Amzi Montgomery being, as hinted, a person of philosophic temperament, had interposed no manner of objection to the several marriages of his sisters until Josephine, the oldest, and the last to marry, tendered him a brother-in-law in the person of Alexander Waterman. Josephine was the least attractive of the sisters, and also, it was said, the meekest, the kindest, and the most amiable. An early unhappy affair with a young minister was a part of the local tradition, and she had been cited as a broken-hearted woman until she married Waterman. Waterman was a lawyer who had been seized early in life with a mania for running for Congress. The district had long been Republican, but with singular obstinacy Waterman insisted on being a Democrat. His party being hopelessly in the minority he was graciously permitted to have such nominations as he liked, with the result that he had been defeated for nearly every office within the gift of a proud people. He was a fair jury lawyer, and an orator of considerable repute among those susceptible to the blandishments of the florid school.

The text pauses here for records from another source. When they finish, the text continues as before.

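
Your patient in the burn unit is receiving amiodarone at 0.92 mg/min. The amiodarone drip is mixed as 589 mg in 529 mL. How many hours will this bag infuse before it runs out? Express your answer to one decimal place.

10.7 hours

0.92 mg/min × 60 min/hr = 55.2 mg/hr
Concentration = 589 mg ÷ 529 mL = 1.113422 mg/mL
Rate = 55.2 mg/hr ÷ 1.113422 mg/mL = 49.57691 mL/hr
Duration = 529 mL ÷ 49.57691 mL/hr = 10.67029 hr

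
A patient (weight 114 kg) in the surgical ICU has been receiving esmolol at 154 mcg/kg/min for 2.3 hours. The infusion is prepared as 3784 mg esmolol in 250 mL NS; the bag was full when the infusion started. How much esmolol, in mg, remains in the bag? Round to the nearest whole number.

Dose = 154 mcg/kg/min × 114 kg = 17556 mcg/min
17556 mcg/min × 60 min/hr = 1053360 mcg/hr
Concentration = 3784 mg ÷ 250 mL = 15.136 mg/mL = 15136 mcg/mL
Rate = 1053360 mcg/hr ÷ 15136 mcg/mL = 69.59302 mL/hr
Volume infused = 69.59302 mL/hr × 2.3 hr = 160.064 mL
Volume remaining = 250 − 160.064 = 89.93605 mL
Drug remaining = 89.93605 mL × 15136 mcg/mL = 1361272 mcg = 1361.272 mg

1361 mg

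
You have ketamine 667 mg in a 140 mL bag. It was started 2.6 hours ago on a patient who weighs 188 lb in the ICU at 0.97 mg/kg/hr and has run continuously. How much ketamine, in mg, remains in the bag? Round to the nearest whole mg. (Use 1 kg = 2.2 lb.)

451 mg

Weight = 188 lb ÷ 2.2 lb/kg = 85.45455 kg
Dose = 0.97 mg/kg/hr × 85.45455 kg = 82.89091 mg/hr
Concentration = 667 mg ÷ 140 mL = 4.764286 mg/mL
Rate = 82.89091 mg/hr ÷ 4.764286 mg/mL = 17.39839 mL/hr
Volume infused = 17.39839 mL/hr × 2.6 hr = 45.23582 mL
Volume remaining = 140 − 45.23582 = 94.76418 mL
Drug remaining = 94.76418 mL × 4.764286 mg/mL = 451.4836 mg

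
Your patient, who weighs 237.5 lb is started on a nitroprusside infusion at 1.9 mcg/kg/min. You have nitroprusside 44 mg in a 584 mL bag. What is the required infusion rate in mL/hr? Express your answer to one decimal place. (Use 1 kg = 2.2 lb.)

Weight = 237.5 lb ÷ 2.2 lb/kg = 107.9545 kg
Dose = 1.9 mcg/kg/min × 107.9545 kg = 205.1136 mcg/min
205.1136 mcg/min × 60 min/hr = 12306.82 mcg/hr
Concentration = 44 mg ÷ 584 mL = 0.07534247 mg/mL = 75.34247 mcg/mL
Rate = 12306.82 mcg/hr ÷ 75.34247 mcg/mL = 163.345 mL/hr

163.3 mL/hr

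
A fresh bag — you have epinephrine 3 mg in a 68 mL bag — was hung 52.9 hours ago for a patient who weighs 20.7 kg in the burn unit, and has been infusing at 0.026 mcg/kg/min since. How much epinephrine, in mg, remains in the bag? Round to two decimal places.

Dose = 0.026 mcg/kg/min × 20.7 kg = 0.5382 mcg/min
0.5382 mcg/min × 60 min/hr = 32.292 mcg/hr
Concentration = 3 mg ÷ 68 mL = 0.04411765 mg/mL = 44.11765 mcg/mL
Rate = 32.292 mcg/hr ÷ 44.11765 mcg/mL = 0.731952 mL/hr
Volume infused = 0.731952 mL/hr × 52.9 hr = 38.72026 mL
Volume remaining = 68 − 38.72026 = 29.27974 mL
Drug remaining = 29.27974 mL × 44.11765 mcg/mL = 1291.753 mcg = 1.291753 mg

1.29 mg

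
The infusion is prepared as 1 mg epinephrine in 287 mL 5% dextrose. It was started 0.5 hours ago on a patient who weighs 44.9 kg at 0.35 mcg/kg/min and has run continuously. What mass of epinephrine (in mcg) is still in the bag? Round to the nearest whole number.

529 mcg

Dose = 0.35 mcg/kg/min × 44.9 kg = 15.715 mcg/min
15.715 mcg/min × 60 min/hr = 942.9 mcg/hr
Concentration = 1 mg ÷ 287 mL = 0.003484321 mg/mL = 3.484321 mcg/mL
Rate = 942.9 mcg/hr ÷ 3.484321 mcg/mL = 270.6123 mL/hr
Volume infused = 270.6123 mL/hr × 0.5 hr = 135.3062 mL
Volume remaining = 287 − 135.3062 = 151.6938 mL
Drug remaining = 151.6938 mL × 3.484321 mcg/mL = 528.55 mcg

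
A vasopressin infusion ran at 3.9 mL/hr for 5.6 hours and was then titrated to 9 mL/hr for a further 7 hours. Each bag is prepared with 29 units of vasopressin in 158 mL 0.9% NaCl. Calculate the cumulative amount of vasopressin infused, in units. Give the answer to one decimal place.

Concentration = 29 units ÷ 158 mL = 0.1835443 units/mL
Stage 1: 3.9 mL/hr × 5.6 hr = 21.84 mL → 21.84 mL × 0.1835443 units/mL = 4.008608 units
Stage 2: 9 mL/hr × 7 hr = 63 mL → 63 mL × 0.1835443 units/mL = 11.56329 units
Total = 4.008608 + 11.56329 = 15.5719 units

15.6 units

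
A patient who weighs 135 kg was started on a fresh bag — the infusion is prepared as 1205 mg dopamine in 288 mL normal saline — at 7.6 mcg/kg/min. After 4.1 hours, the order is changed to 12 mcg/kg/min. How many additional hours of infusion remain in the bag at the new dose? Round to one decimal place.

Initial rate:
Dose = 7.6 mcg/kg/min × 135 kg = 1026 mcg/min
1026 mcg/min × 60 min/hr = 61560 mcg/hr
Concentration = 1205 mg ÷ 288 mL = 4.184028 mg/mL = 4184.028 mcg/mL
Rate = 61560 mcg/hr ÷ 4184.028 mcg/mL = 14.7131 mL/hr
Volume infused so far = 14.7131 mL/hr × 4.1 hr = 60.32369 mL
Volume remaining = 288 − 60.32369 = 227.6763 mL
New rate:
Dose = 12 mcg/kg/min × 135 kg = 1620 mcg/min
1620 mcg/min × 60 min/hr = 97200 mcg/hr
Rate = 97200 mcg/hr ÷ 4184.028 mcg/mL = 23.2312 mL/hr
Time remaining = 227.6763 mL ÷ 23.2312 mL/hr = 9.800453 hr

9.8 hours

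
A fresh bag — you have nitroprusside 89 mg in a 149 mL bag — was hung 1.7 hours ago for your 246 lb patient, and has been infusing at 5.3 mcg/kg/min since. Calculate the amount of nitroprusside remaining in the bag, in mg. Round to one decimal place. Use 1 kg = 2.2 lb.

Weight = 246 lb ÷ 2.2 lb/kg = 111.8182 kg
Dose = 5.3 mcg/kg/min × 111.8182 kg = 592.6364 mcg/min
592.6364 mcg/min × 60 min/hr = 35558.18 mcg/hr
Concentration = 89 mg ÷ 149 mL = 0.5973154 mg/mL = 597.3154 mcg/mL
Rate = 35558.18 mcg/hr ÷ 597.3154 mcg/mL = 59.52999 mL/hr
Volume infused = 59.52999 mL/hr × 1.7 hr = 101.201 mL
Volume remaining = 149 − 101.201 = 47.79902 mL
Drug remaining = 47.79902 mL × 597.3154 mcg/mL = 28551.09 mcg = 28.55109 mg

28.6 mg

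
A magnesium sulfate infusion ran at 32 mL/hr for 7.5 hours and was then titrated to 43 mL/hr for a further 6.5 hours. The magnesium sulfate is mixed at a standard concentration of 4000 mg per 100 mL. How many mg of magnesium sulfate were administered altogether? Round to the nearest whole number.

Concentration = 4000 mg ÷ 100 mL = 40 mg/mL
Stage 1: 32 mL/hr × 7.5 hr = 240 mL → 240 mL × 40 mg/mL = 9600 mg
Stage 2: 43 mL/hr × 6.5 hr = 279.5 mL → 279.5 mL × 40 mg/mL = 11180 mg
Total = 9600 + 11180 = 20780 mg

20780 mg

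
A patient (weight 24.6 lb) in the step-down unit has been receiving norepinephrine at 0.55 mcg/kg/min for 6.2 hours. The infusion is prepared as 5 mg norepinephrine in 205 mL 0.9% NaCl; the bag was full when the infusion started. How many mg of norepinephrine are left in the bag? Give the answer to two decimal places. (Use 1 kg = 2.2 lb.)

2.71 mg

Weight = 24.6 lb ÷ 2.2 lb/kg = 11.18182 kg
Dose = 0.55 mcg/kg/min × 11.18182 kg = 6.15 mcg/min
6.15 mcg/min × 60 min/hr = 369 mcg/hr
Concentration = 5 mg ÷ 205 mL = 0.02439024 mg/mL = 24.39024 mcg/mL
Rate = 369 mcg/hr ÷ 24.39024 mcg/mL = 15.129 mL/hr
Volume infused = 15.129 mL/hr × 6.2 hr = 93.7998 mL
Volume remaining = 205 − 93.7998 = 111.2002 mL
Drug remaining = 111.2002 mL × 24.39024 mcg/mL = 2712.2 mcg = 2.7122 mg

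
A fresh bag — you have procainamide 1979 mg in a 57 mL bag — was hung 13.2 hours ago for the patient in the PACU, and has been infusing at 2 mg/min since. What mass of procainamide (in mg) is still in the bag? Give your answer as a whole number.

395 mg

2 mg/min × 60 min/hr = 120 mg/hr
Concentration = 1979 mg ÷ 57 mL = 34.7193 mg/mL
Rate = 120 mg/hr ÷ 34.7193 mg/mL = 3.456291 mL/hr
Volume infused = 3.456291 mL/hr × 13.2 hr = 45.62304 mL
Volume remaining = 57 − 45.62304 = 11.37696 mL
Drug remaining = 11.37696 mL × 34.7193 mg/mL = 395 mg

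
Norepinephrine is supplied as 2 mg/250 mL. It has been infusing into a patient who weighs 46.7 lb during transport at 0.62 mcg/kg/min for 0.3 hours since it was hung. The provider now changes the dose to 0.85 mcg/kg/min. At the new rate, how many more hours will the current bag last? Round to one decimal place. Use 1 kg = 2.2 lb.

1.6 hours

Initial rate:
Weight = 46.7 lb ÷ 2.2 lb/kg = 21.22727 kg
Dose = 0.62 mcg/kg/min × 21.22727 kg = 13.16091 mcg/min
13.16091 mcg/min × 60 min/hr = 789.6545 mcg/hr
Concentration = 2 mg ÷ 250 mL = 0.008 mg/mL = 8 mcg/mL
Rate = 789.6545 mcg/hr ÷ 8 mcg/mL = 98.70682 mL/hr
Volume infused so far = 98.70682 mL/hr × 0.3 hr = 29.61205 mL
Volume remaining = 250 − 29.61205 = 220.388 mL
New rate:
Dose = 0.85 mcg/kg/min × 21.22727 kg = 18.04318 mcg/min
18.04318 mcg/min × 60 min/hr = 1082.591 mcg/hr
Rate = 1082.591 mcg/hr ÷ 8 mcg/mL = 135.3239 mL/hr
Time remaining = 220.388 mL ÷ 135.3239 mL/hr = 1.628596 hr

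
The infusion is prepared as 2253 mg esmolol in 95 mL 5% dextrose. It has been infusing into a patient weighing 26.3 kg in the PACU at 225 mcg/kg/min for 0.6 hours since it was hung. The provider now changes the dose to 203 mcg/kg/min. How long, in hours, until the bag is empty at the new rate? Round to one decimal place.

6.4 hours

Initial rate:
Dose = 225 mcg/kg/min × 26.3 kg = 5917.5 mcg/min
5917.5 mcg/min × 60 min/hr = 355050 mcg/hr
Concentration = 2253 mg ÷ 95 mL = 23.71579 mg/mL = 23715.79 mcg/mL
Rate = 355050 mcg/hr ÷ 23715.79 mcg/mL = 14.97104 mL/hr
Volume infused so far = 14.97104 mL/hr × 0.6 hr = 8.982623 mL
Volume remaining = 95 − 8.982623 = 86.01738 mL
New rate:
Dose = 203 mcg/kg/min × 26.3 kg = 5338.9 mcg/min
5338.9 mcg/min × 60 min/hr = 320334 mcg/hr
Rate = 320334 mcg/hr ÷ 23715.79 mcg/mL = 13.5072 mL/hr
Time remaining = 86.01738 mL ÷ 13.5072 mL/hr = 6.368259 hr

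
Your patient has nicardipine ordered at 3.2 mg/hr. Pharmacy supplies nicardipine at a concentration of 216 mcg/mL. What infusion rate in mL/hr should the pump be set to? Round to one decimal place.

Concentration = 216 mcg/mL = 0.216 mg/mL
Rate = 3.2 mg/hr ÷ 0.216 mg/mL = 14.81481 mL/hr

14.8 mL/hr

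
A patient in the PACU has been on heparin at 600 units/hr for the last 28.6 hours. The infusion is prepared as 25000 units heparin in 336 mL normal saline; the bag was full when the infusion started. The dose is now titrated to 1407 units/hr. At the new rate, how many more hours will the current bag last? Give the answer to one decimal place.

Initial rate:
Concentration = 25000 units ÷ 336 mL = 74.40476 units/mL
Rate = 600 units/hr ÷ 74.40476 units/mL = 8.064 mL/hr
Volume infused so far = 8.064 mL/hr × 28.6 hr = 230.6304 mL
Volume remaining = 336 − 230.6304 = 105.3696 mL
New rate:
Rate = 1407 units/hr ÷ 74.40476 units/mL = 18.91008 mL/hr
Time remaining = 105.3696 mL ÷ 18.91008 mL/hr = 5.572139 hr

5.6 hours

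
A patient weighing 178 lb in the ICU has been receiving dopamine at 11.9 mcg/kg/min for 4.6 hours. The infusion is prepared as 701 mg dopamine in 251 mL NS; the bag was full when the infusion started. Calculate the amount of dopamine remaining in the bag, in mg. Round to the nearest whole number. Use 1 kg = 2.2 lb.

Weight = 178 lb ÷ 2.2 lb/kg = 80.90909 kg
Dose = 11.9 mcg/kg/min × 80.90909 kg = 962.8182 mcg/min
962.8182 mcg/min × 60 min/hr = 57769.09 mcg/hr
Concentration = 701 mg ÷ 251 mL = 2.792829 mg/mL = 2792.829 mcg/mL
Rate = 57769.09 mcg/hr ÷ 2792.829 mcg/mL = 20.6848 mL/hr
Volume infused = 20.6848 mL/hr × 4.6 hr = 95.15006 mL
Volume remaining = 251 − 95.15006 = 155.8499 mL
Drug remaining = 155.8499 mL × 2792.829 mcg/mL = 435262.2 mcg = 435.2622 mg

435 mg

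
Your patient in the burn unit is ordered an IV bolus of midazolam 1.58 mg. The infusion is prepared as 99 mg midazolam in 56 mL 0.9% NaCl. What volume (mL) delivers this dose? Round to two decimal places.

Concentration = 99 mg ÷ 56 mL = 1.767857 mg/mL
Volume = 1.58 mg ÷ 1.767857 mg/mL = 0.8937374 mL

0.89 mL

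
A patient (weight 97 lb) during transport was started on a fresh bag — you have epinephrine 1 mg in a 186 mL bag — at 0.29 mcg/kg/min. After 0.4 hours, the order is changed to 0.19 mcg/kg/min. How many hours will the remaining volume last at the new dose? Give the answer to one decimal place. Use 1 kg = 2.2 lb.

1.4 hours

Initial rate:
Weight = 97 lb ÷ 2.2 lb/kg = 44.09091 kg
Dose = 0.29 mcg/kg/min × 44.09091 kg = 12.78636 mcg/min
12.78636 mcg/min × 60 min/hr = 767.1818 mcg/hr
Concentration = 1 mg ÷ 186 mL = 0.005376344 mg/mL = 5.376344 mcg/mL
Rate = 767.1818 mcg/hr ÷ 5.376344 mcg/mL = 142.6958 mL/hr
Volume infused so far = 142.6958 mL/hr × 0.4 hr = 57.07833 mL
Volume remaining = 186 − 57.07833 = 128.9217 mL
New rate:
Dose = 0.19 mcg/kg/min × 44.09091 kg = 8.377273 mcg/min
8.377273 mcg/min × 60 min/hr = 502.6364 mcg/hr
Rate = 502.6364 mcg/hr ÷ 5.376344 mcg/mL = 93.49036 mL/hr
Time remaining = 128.9217 mL ÷ 93.49036 mL/hr = 1.378984 hr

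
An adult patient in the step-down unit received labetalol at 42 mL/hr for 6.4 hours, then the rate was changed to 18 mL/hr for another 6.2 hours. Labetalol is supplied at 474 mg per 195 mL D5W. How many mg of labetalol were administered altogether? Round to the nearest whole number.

Concentration = 474 mg ÷ 195 mL = 2.430769 mg/mL
Stage 1: 42 mL/hr × 6.4 hr = 268.8 mL → 268.8 mL × 2.430769 mg/mL = 653.3908 mg
Stage 2: 18 mL/hr × 6.2 hr = 111.6 mL → 111.6 mL × 2.430769 mg/mL = 271.2738 mg
Total = 653.3908 + 271.2738 = 924.6646 mg

925 mg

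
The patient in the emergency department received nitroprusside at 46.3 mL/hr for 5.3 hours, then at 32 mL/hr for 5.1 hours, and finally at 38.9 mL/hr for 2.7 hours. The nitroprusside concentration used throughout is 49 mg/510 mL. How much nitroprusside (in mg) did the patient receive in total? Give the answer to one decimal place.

Concentration = 49 mg ÷ 510 mL = 0.09607843 mg/mL
Stage 1: 46.3 mL/hr × 5.3 hr = 245.39 mL → 245.39 mL × 0.09607843 mg/mL = 23.57669 mg
Stage 2: 32 mL/hr × 5.1 hr = 163.2 mL → 163.2 mL × 0.09607843 mg/mL = 15.68 mg
Stage 3: 38.9 mL/hr × 2.7 hr = 105.03 mL → 105.03 mL × 0.09607843 mg/mL = 10.09112 mg
Total = 23.57669 + 15.68 + 10.09112 = 49.3478 mg

49.3 mg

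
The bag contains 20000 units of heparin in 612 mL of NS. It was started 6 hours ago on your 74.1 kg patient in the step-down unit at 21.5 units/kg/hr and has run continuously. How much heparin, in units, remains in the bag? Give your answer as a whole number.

10441 units

Dose = 21.5 units/kg/hr × 74.1 kg = 1593.15 units/hr
Concentration = 20000 units ÷ 612 mL = 32.67974 units/mL
Rate = 1593.15 units/hr ÷ 32.67974 units/mL = 48.75039 mL/hr
Volume infused = 48.75039 mL/hr × 6 hr = 292.5023 mL
Volume remaining = 612 − 292.5023 = 319.4977 mL
Drug remaining = 319.4977 mL × 32.67974 units/mL = 10441.1 units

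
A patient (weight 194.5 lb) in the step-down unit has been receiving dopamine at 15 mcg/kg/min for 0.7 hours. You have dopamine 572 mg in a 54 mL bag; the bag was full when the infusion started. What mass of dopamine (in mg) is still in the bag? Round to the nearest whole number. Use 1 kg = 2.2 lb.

Weight = 194.5 lb ÷ 2.2 lb/kg = 88.40909 kg
Dose = 15 mcg/kg/min × 88.40909 kg = 1326.136 mcg/min
1326.136 mcg/min × 60 min/hr = 79568.18 mcg/hr
Concentration = 572 mg ÷ 54 mL = 10.59259 mg/mL = 10592.59 mcg/mL
Rate = 79568.18 mcg/hr ÷ 10592.59 mcg/mL = 7.511682 mL/hr
Volume infused = 7.511682 mL/hr × 0.7 hr = 5.258177 mL
Volume remaining = 54 − 5.258177 = 48.74182 mL
Drug remaining = 48.74182 mL × 10592.59 mcg/mL = 516302.3 mcg = 516.3023 mg

516 mg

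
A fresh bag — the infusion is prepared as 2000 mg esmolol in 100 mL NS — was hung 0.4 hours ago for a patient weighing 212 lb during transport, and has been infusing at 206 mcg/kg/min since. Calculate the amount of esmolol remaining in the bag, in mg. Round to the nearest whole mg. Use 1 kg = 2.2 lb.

Weight = 212 lb ÷ 2.2 lb/kg = 96.36364 kg
Dose = 206 mcg/kg/min × 96.36364 kg = 19850.91 mcg/min
19850.91 mcg/min × 60 min/hr = 1191055 mcg/hr
Concentration = 2000 mg ÷ 100 mL = 20 mg/mL = 20000 mcg/mL
Rate = 1191055 mcg/hr ÷ 20000 mcg/mL = 59.55273 mL/hr
Volume infused = 59.55273 mL/hr × 0.4 hr = 23.82109 mL
Volume remaining = 100 − 23.82109 = 76.17891 mL
Drug remaining = 76.17891 mL × 20000 mcg/mL = 1523578 mcg = 1523.578 mg

1524 mg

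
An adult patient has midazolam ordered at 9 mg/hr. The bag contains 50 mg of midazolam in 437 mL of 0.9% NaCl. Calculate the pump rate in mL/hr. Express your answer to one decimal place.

Concentration = 50 mg ÷ 437 mL = 0.1144165 mg/mL
Rate = 9 mg/hr ÷ 0.1144165 mg/mL = 78.66 mL/hr

78.7 mL/hr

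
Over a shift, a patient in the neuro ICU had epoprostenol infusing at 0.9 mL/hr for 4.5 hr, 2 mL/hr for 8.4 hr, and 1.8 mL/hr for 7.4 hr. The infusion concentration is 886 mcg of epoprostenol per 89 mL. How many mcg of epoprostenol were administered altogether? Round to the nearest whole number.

340 mcg

Concentration = 886 mcg ÷ 89 mL = 9.955056 mcg/mL
Stage 1: 0.9 mL/hr × 4.5 hr = 4.05 mL → 4.05 mL × 9.955056 mcg/mL = 40.31798 mcg
Stage 2: 2 mL/hr × 8.4 hr = 16.8 mL → 16.8 mL × 9.955056 mcg/mL = 167.2449 mcg
Stage 3: 1.8 mL/hr × 7.4 hr = 13.32 mL → 13.32 mL × 9.955056 mcg/mL = 132.6013 mcg
Total = 40.31798 + 167.2449 + 132.6013 = 340.1643 mcg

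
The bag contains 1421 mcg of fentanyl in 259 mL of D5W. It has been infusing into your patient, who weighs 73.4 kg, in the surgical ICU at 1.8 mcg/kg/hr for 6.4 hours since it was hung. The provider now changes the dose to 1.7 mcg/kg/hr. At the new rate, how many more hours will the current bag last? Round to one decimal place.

Initial rate:
Dose = 1.8 mcg/kg/hr × 73.4 kg = 132.12 mcg/hr
Concentration = 1421 mcg ÷ 259 mL = 5.486486 mcg/mL
Rate = 132.12 mcg/hr ÷ 5.486486 mcg/mL = 24.08099 mL/hr
Volume infused so far = 24.08099 mL/hr × 6.4 hr = 154.1183 mL
Volume remaining = 259 − 154.1183 = 104.8817 mL
New rate:
Dose = 1.7 mcg/kg/hr × 73.4 kg = 124.78 mcg/hr
Rate = 124.78 mcg/hr ÷ 5.486486 mcg/mL = 22.74315 mL/hr
Time remaining = 104.8817 mL ÷ 22.74315 mL/hr = 4.611572 hr

4.6 hours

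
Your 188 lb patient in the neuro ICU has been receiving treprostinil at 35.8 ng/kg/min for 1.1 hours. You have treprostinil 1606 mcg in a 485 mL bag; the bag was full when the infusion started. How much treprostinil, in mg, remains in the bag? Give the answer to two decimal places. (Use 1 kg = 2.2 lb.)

Weight = 188 lb ÷ 2.2 lb/kg = 85.45455 kg
Dose = 35.8 ng/kg/min × 85.45455 kg = 3059.273 ng/min
3059.273 ng/min × 60 min/hr = 183556.4 ng/hr
Concentration = 1606 mcg ÷ 485 mL = 3.31134 mcg/mL = 3311.34 ng/mL
Rate = 183556.4 ng/hr ÷ 3311.34 ng/mL = 55.43265 mL/hr
Volume infused = 55.43265 mL/hr × 1.1 hr = 60.97592 mL
Volume remaining = 485 − 60.97592 = 424.0241 mL
Drug remaining = 424.0241 mL × 3311.34 ng/mL = 1404088 ng = 1.404088 mg

1.40 mg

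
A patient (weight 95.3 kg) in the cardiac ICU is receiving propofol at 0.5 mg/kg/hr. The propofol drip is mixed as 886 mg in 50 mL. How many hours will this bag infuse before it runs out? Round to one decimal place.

18.6 hours

Dose = 0.5 mg/kg/hr × 95.3 kg = 47.65 mg/hr
Concentration = 886 mg ÷ 50 mL = 17.72 mg/mL
Rate = 47.65 mg/hr ÷ 17.72 mg/mL = 2.689052 mL/hr
Duration = 50 mL ÷ 2.689052 mL/hr = 18.59391 hr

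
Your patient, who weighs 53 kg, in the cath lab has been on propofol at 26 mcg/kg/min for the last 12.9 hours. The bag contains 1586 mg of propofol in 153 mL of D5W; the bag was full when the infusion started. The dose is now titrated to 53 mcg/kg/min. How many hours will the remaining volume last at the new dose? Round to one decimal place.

3.1 hours

Initial rate:
Dose = 26 mcg/kg/min × 53 kg = 1378 mcg/min
1378 mcg/min × 60 min/hr = 82680 mcg/hr
Concentration = 1586 mg ÷ 153 mL = 10.36601 mg/mL = 10366.01 mcg/mL
Rate = 82680 mcg/hr ÷ 10366.01 mcg/mL = 7.976066 mL/hr
Volume infused so far = 7.976066 mL/hr × 12.9 hr = 102.8912 mL
Volume remaining = 153 − 102.8912 = 50.10875 mL
New rate:
Dose = 53 mcg/kg/min × 53 kg = 2809 mcg/min
2809 mcg/min × 60 min/hr = 168540 mcg/hr
Rate = 168540 mcg/hr ÷ 10366.01 mcg/mL = 16.2589 mL/hr
Time remaining = 50.10875 mL ÷ 16.2589 mL/hr = 3.081927 hr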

Amzi's resentment of Josephine's choice was said to be due to a grilling the banker had received at Waterman's hands on the witness stand. Once while standing on the steps of his bank for a survey of the visible universe, Amzi was rewarded with an excellent view of the liveliest runaway that had thrilled Main Street in years. Several persons were hurt, and one of the victims had sued the grocer whose wagon had done the mischief.
Waterman was the plaintiff's attorney, and Amzi Montgomery was, of course, an important though reluctant witness. The banker loathed litigation in all its forms and in his own affairs studiously avoided it. It enraged him to find one of his idiosyncrasies advertised by the fact that he had observed the violent collision of a grocer's wagon with a fellow-citizen. His anger was augmented by the patronizing manner in which Waterman compelled him to contribute to the record of the case admissions touching his habits of life, which, though perfectly lawful and decorous, became ridiculous when uttered on oath in a law court. Every one knew that Mr. Montgomery stood on the bank steps at intervals to take the air, but no one had ever dreamed that he would be obliged to discuss or explain the habit.